目覚めた朝に、生まれたい。
黒木みーあ
午前三時、まどろみの淵で眠りについて、午前六時三十分、母の声で目が覚める。何もしていないのに、何故か身体中が痛い。きっと大きなクマが瞳の下で寝そべっているに違いなかった。目が、とてつもなく重たいのだ。
よたよたしながら階段を下りて居間へ行くと、母がわたしの方へ振り向いて、青ざめた様子で近寄ってきた。どうやら今朝方、わたしが死んでしまったらしい。母が居間へ降りてきた時には既に息はなく、口から得体の知れない液体が出ていたそうな。落ち着きのない母に、死体はどこにあるのかと尋ねると、母は思いだしたように台所の隅の方を指差した。けれどそこには何もなく、とりあえず、わたしは空腹を感じ始めていたので、用意されていたトーストを口に突っ込んだ。わたしの好きな、ピーナッツバターが塗ってあった。
学校でクラスメイトにそのことを話すと、「「 母を訪ねて三千里は良いけど、父を訪ねて三千里は無いよねと言ってきた。まったくその通りだった。この学校のクラスメイトに、マトモな奴はいなかった。わたしは、わたしだけがマトモであると知っていたので、ちゃんと丁寧に教えてあげることにした。なんていうか、母を訪ねて三千里も、あり得ないよね。って。
学校を抜け出してから、駅付近でうろついていた親父を狩った。狩られた親父は、お金をくれると言ったので、キス無しで、とりあえずもらっておくことにした。ほんとうは別に、お金とか無くてもよかったんだけど、って、バイト先の先輩に話をしたら、飲みに誘われたので、そのまま眠りにつくことにした。
午前二時、覚醒しないまま、半裸状態で夜道を歩いた。煙草を吸いながら、先輩の両腕にあった傷を思い出す。かさぶたの上を横切るように傷が走って、その傷の上にまた傷が走って、なんだかとてもおかしかったから、おもいきり笑って、その後、おもいきり抱きしめたら、先輩は、わたしの胸の中で眠ってしまった。死んだように、眠ってしまった。きっと先輩も、眠る場所を探していたんだろうと、そう思ってみた。
まだ風が、少しだけ冷たかった。
家に帰ると、母が泣いていた。わたしを見ると急に怒り出して、ぼかすかとグーで殴ってきた。わたしとあまり背丈の変わらない母なので、上方から振り下ろされるグーは、頭付近、鎖骨辺りに激突していく。
母はもう言葉にならない言葉を言いながら、狂う寸前だった。わたしはまた先輩のことを思い出して、母のこともおもいきり抱きしめてみた。すると母も、しばらくするとわたしの胸の中で眠ってしまった。やっぱり死んだように、眠ってしまった。途端に、部屋の中から音が無くなって、真夜中が、少しずつ降りてきた。それに同調するように、わたしの瞳のすぐ下では、太りに太った大きなクマが、ばったんばったんと、寝入る準備を始めたらしかった。

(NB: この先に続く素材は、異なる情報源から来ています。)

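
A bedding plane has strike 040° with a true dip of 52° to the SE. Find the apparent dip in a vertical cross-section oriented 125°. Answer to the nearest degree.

52°

Angle between strike (040°) and section (125°): β = 85°.
tan α = tan 52° × sin 85° = 1.2799 × 0.9962 = 1.2751
α = arctan(1.2751) = 51.89°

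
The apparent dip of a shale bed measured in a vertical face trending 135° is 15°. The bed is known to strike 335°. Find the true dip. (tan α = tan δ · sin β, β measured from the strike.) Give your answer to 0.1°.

38.1°

The section is 20° from the strike.
tan δ = tan α / sin β = tan 15° / sin 20° = 0.2679 / 0.3420 = 0.7834
δ = arctan(0.7834) = 38.08°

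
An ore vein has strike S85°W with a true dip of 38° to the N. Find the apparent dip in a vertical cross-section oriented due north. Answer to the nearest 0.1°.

The section lies 85° from the strike.
tan α = tan 38° × sin 85° = 0.7813 × 0.9962 = 0.7783
apparent dip = arctan 0.7783 = 37.89°

37.9°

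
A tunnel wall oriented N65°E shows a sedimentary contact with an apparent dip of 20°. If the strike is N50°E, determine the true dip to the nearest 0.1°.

β = acute angle between strike N50°E and section N65°E = 15°.
tan δ = tan α / sin β = tan 20° / sin 15° = 0.3640 / 0.2588 = 1.4063
δ = arctan(1.4063) = 54.58°

54.6°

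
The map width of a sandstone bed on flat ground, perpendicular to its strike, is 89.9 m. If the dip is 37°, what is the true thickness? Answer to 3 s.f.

54.1 m

True thickness t = w · sin(dip) = 89.9 × sin 37°
t = 89.9 × 0.6018 = 54.103 m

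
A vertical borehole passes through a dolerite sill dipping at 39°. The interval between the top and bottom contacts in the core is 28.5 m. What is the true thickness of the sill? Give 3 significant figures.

22.1 m

True thickness t = h · cos(dip) = 28.5 × cos 39°
t = 28.5 × 0.7771 = 22.149 m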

午前五時二十五分、唐突に目が覚めると、腕の中に居た母は、窓際の前で朝焼けと燃えていた。夢、だと思った。袖をまくり、洗面台の剃刀で腕を切りまくった。深く入った傷が血管を裂くと、血が噴き出した。母の目の前で、血が噴き出した。それでも母は、朝焼けと燃えていた。わたしは母の胸に倒れ込んで、いっそ眠りたかった。
あた たかい。
母はそう言って、わたしの胸の中でまた眠りについた。二人とも血まみれで、朝焼けがとても眩しかった。いつまでも、母の寝息は胸の中で温かくて、そのうちに少しずつ、意識が引いていくと、腕の傷がズキズキと痛みはじめた。そこらじゅうから、血生臭い匂いがしていたし、気分も悪くなってきていた。母の頬に触れると、綺麗だった母の頬も血だらけになり、瞳の下では、どうやらクマがまた眠りについたらしかった。
((( ねえお母さん、わたしはまだ、死んでいないよ、
浅い眠りにつく前に、わたしの中で死んだように眠る母へ、わたしはそっと、耳打ちをした。
目覚めた朝に、わたしがまた、生まれるように、と。